The article is about the scanning and copying of physical objects, presumably mainly meaning things like plastic toys. How exactly are counterfeit ICT goods, meaning things like pirating software and DVDs, related to this? I'm pretty sure the market for counterfeit physical goods is much larger.
Remember when they had stuff they really didn't want you to photocopy they'd print it in black on red or something? Because colour copiers and even scanners were not generally available. This 3D printing DRM seems about as stupid as that. It may annoy a few people at home trying to make a copy or two for their own use. It will have zero impact on the serious counterfeiters who know what they're doing and who will trivially work around this.
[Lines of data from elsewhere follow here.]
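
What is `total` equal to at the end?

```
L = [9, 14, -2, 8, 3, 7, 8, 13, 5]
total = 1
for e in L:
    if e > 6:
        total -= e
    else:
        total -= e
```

-64

e=9: >6, total = 1-9 = -8
e=14: >6, total = (-8)-14 = -22
e=-2: not >6, total = (-22)-(-2) = -20
e=8: >6, total = (-20)-8 = -28
e=3: not >6, total = (-28)-3 = -31
e=7: >6, total = (-31)-7 = -38
e=8: >6, total = (-38)-8 = -46
e=13: >6, total = (-46)-13 = -59
e=5: not >6, total = (-59)-5 = -64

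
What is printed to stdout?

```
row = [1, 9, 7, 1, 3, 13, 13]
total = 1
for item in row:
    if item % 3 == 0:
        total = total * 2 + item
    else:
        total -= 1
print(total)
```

15

item=1: not %3==0, total = 1-1 = 0
item=9: %3==0, total = 0*2+9 = 9
item=7: not %3==0, total = 9-1 = 8
item=1: not %3==0, total = 8-1 = 7
item=3: %3==0, total = 7*2+3 = 17
item=13: not %3==0, total = 17-1 = 16
item=13: not %3==0, total = 16-1 = 15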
More to the point, as far as I can see the wide availability of cheap photocopiers has still not killed off the printing industry; ebooks are having more of an impact. The nearest equivalent for toys I can think of is VR headsets so maybe Disney should be concentrating on VR games featuring their characters. Kingdom Hearts III VR anyone?
Pretty much all copy protection is defeated eventually and the people most likely to be affected by it are the everyday people who, if they can't get it free or cheap;y or make their own backups, will pay for a pirate copy at the car boot. It's the organised counterfeiters who make big money from large copying runs who have the most incentive to break copy protections mechanisms and they are more likely to be connected to organised crime. Or, gasp, terrists!!!!!!111!!1!!1!